1. Technical Field
The present disclosure relates to a method of mass-producing high-purity nucleotides at a high speed.
2. Discussion of Related Art
In practice, the major obstacles to developing the field of synthetic biology are high price and low purity of DNA, which is a basic material for research of synthetic biology. Over the past decade, while the price of DNA has stayed at 1 dollar per base, the purity of a DNA sequence synthesized with a relatively long length has drastically fallen such that there are economic, temporal and mathematical limits to assembling bases to have a significant sequence length and applying the DNA sequence. For example, a microarray method for synthesizing DNA using an inkjet or light irradiation technique can synthesize at least several millions of kinds of independent DNA through a single synthesis process, thereby dramatically reducing the price of DNA. However, the purity of the synthesized DNA is lower than that of the conventional chemically synthesized sequence, and it is difficult to physically separate the synthesized DNAs for post-processing based on the kind of DNA sequence, due to the characteristic of an extraction technique.
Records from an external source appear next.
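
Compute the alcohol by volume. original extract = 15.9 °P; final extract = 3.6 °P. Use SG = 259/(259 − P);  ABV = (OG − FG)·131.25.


OG = 259/(259 − 15.9) = 1.0654
FG = 259/(259 − 3.6) = 1.0141
ABV = (1.0654 − 1.0141)·131.25

6.7344 % ABV


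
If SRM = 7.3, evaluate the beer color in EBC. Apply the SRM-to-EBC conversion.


EBC = SRM · 1.97
EBC = 7.3 · 1.97

14.3810 EBC


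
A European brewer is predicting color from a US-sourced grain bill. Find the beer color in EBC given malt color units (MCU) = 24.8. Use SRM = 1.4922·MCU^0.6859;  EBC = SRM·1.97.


SRM = 1.4922·24.8^0.6859 = 13.4984
EBC = 13.4984·1.97

26.5918 EBC


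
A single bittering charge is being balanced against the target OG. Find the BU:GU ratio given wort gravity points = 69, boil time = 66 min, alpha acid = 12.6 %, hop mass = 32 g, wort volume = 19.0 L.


U = 1.65·0.000125^(GP/1000)·(1−e^(−0.04t))/4.15;  IBU = (α/100)·m·U·1000/V;  BU:GU = IBU/GP
U = 1.65·0.000125^(69/1000)·(1−e^(−0.04·66))/4.15 = 0.1986
IBU = (12.6/100)·32·0.1986·1000/19.0 = 42.1441
BU:GU = 42.1441/69

0.6108


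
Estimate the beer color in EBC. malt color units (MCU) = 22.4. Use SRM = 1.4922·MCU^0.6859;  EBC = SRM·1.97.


SRM = 1.4922·22.4^0.6859 = 12.5882
EBC = 12.5882·1.97

24.7987 EBC


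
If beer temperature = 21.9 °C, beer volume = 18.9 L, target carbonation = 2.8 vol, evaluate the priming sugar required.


residual = 14.695·(0.01821 + 0.09011·e^(−0.04·T));  sugar = (target − residual)·4.0·V
residual = 14.695·(0.01821 + 0.09011·e^(−0.04·21.9)) = 0.8190
sugar = (2.8 − 0.8190)·4.0·18.9

149.7607 g


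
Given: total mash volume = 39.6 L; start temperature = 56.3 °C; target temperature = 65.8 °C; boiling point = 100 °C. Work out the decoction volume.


V_dec = V_total·(T_target − T_start)/(T_boil − T_start)
V_dec = 39.6·(65.8 − 56.3)/(100 − 56.3)

8.6087 L


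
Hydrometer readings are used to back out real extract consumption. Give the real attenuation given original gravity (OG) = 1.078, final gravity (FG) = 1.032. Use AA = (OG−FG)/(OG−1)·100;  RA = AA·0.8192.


AA = (1.078 − 1.032)/(1.078 − 1)·100 = 58.9744
RA = 58.9744·0.8192

48.3118 %


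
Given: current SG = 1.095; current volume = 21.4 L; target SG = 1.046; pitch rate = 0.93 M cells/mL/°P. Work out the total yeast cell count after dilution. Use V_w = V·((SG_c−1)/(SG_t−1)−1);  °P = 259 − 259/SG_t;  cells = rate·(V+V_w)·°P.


V_w = 21.4·((1.095−1)/(1.046−1)−1) = 22.7957
V_final = 21.4 + 22.7957 = 44.1957
°P = 259 − 259/1.046 = 11.3901
cells = 0.93·44.1957·11.3901

468.1536 billion cells


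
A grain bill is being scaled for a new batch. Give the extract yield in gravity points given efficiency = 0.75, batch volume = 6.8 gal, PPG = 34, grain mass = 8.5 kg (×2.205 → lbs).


points = lbs × PPG × eff / vol
lbs = 8.5 × 2.205 = 18.7425
points = 18.7425 × 34 × 0.75 / 6.8

70.2844 points


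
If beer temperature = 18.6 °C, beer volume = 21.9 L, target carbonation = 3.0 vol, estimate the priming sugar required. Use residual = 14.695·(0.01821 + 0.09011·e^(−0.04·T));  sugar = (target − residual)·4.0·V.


residual = 14.695·(0.01821 + 0.09011·e^(−0.04·18.6)) = 0.8969
sugar = (3.0 − 0.8969)·4.0·21.9

184.2358 g


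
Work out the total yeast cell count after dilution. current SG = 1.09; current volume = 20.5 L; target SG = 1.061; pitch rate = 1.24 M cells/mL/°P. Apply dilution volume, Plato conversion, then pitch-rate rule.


V_w = V·((SG_c−1)/(SG_t−1)−1);  °P = 259 − 259/SG_t;  cells = rate·(V+V_w)·°P
V_w = 20.5·((1.09−1)/(1.061−1)−1) = 9.7459
V_final = 20.5 + 9.7459 = 30.2459
°P = 259 − 259/1.061 = 14.8907
cells = 1.24·30.2459·14.8907

558.4733 billion cells


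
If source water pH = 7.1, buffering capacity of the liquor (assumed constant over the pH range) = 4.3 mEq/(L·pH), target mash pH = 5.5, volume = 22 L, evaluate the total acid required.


acid = buffering capacity · (pH_source − pH_target) · V
acid = 4.3 · (7.1 − 5.5) · 22

151.3600 mEq


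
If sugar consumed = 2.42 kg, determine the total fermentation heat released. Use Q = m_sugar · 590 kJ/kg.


Q = 2.42 · 590

1427.8000 kJ


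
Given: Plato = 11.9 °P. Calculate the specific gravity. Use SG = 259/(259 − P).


SG = 259/(259 − 11.9)

1.0482


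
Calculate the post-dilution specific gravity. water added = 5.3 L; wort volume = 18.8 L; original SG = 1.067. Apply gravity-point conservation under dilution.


SG_new = 1 + (SG_old − 1)·V_old/(V_old + V_water)
pts = (1.067 − 1)·1000·18.8/(18.8 + 5.3) = 52.2656
SG_new = 1 + 52.2656/1000

1.0523


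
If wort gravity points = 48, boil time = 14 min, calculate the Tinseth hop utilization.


U = 1.65·0.000125^(GP/1000) · (1 − e^(−0.04·t))/4.15
bigness = 1.65·0.000125^(48/1000) = 1.0719
boil_factor = (1 − e^(−0.04·14))/4.15 = 0.1033
U = 1.0719 · 0.1033

0.1107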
Recently, to solve these problems, Matzas, M., et al. suggested a technique of analyzing millions of DNA synthesized by microarray using a next generation DNA sequencer, picking microbeads having only one kind of DNA by a pick-and-place method, and repairing and amplifying the DNA [Matzas, M., et al. High-Fidelity Gene Synthesis by Retrieval of Sequence-Verified DNA Identified Using High-Throughput Pyrosequencing. Nat. Biotechnol. 28, 1291-1294 (2010)]. However, this paper only proves the concept, and therefore it is difficult to apply to genome-level research handling a large quantity of DNA because it takes much time, for example, at least several tens of minutes, to practically pick beads. In addition, this thesis does not suggest a general technique of tracing an exact location of a microbead to extract. Moreover, the pick-and-place method has a basic problem of cross-contamination.